Feed drying This is usually essential unless a naturally dry material such as straw is available. A typical specification is 10% moisture in the dried product as not does only the feed moisture report to the liquid product but also the reaction water from pyrolysis, which typically gives 12-15% water in the product. Waste low grade process heat and would usually be employed from char combustion, for example in a rotary kiln. Biomass may also be burned for this purpose.
Comminution Particles have to be very small to fulfil the requirements of rapid heating and to achieve high liquid yields as explained earlier.

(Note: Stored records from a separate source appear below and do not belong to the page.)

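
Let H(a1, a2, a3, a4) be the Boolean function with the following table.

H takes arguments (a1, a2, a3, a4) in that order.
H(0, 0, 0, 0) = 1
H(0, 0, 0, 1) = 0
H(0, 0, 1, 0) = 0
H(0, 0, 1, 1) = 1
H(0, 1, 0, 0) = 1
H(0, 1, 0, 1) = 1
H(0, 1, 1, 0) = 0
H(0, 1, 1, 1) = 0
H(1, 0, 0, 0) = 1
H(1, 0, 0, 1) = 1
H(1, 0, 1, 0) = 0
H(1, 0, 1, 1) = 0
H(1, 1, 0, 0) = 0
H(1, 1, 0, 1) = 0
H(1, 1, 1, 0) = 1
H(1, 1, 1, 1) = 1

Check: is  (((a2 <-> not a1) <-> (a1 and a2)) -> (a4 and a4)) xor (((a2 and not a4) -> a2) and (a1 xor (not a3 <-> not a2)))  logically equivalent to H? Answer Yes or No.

Yes

Check the formula against H row by row:
  a1=0, a2=0, a3=0, a4=0: formula gives 1, H = 1 ✓
  a1=0, a2=0, a3=0, a4=1: formula gives 0, H = 0 ✓
  a1=0, a2=0, a3=1, a4=0: formula gives 0, H = 0 ✓
  a1=0, a2=0, a3=1, a4=1: formula gives 1, H = 1 ✓
  …and likewise for the remaining 12 rows.
All 16 rows match — the expression computes H exactly.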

This is costly and reactors that can use larger particles, such as ablative pyrolysers, have an advantage.
Reactor A wide variety of configurations have been tested as described above that show considerable diversity and innovation in meeting the basic requirements of fast pyrolysis. the "best" method is not yet established.
Char & ash seperation Some char is inevitably carried over from cyclones and collects in the liquid. Almost all of the ash in the biomass is retained in the char so successful char removal gives successful ash removal. The char may be separated and exported if there is a viable market, otherwise it would be used to provide process heat either directly as in circulating fluid bed reactors or indirectly as in fluid bed systems.
Liquids collection Larger scale processing would usually employ quenching with an immiscible liquid such as hydrocarbon or cooled liquid product. Both are effective. Although collections of aerosols is difficult there has been considerable success with electrostatic precipitators. This technology is widely used on very large scales, so at least in principle this should not be a problem. Careful design is needed to avoid blockage from differential condensation of heavy ends. Light ends collection is important in reducing liquid viscosity.
Storage and transport The bio-oil will require some local storage prior to local or remote use. A tank farm will provide storage and blending facilities. Both storage and transport are features unique to fast pyrolysis and permit economies of scale to be realised from building as large a conversion plant as possible as well as offering economic supplies of bio-oil for distributed or decentralised small scale power and heat applications.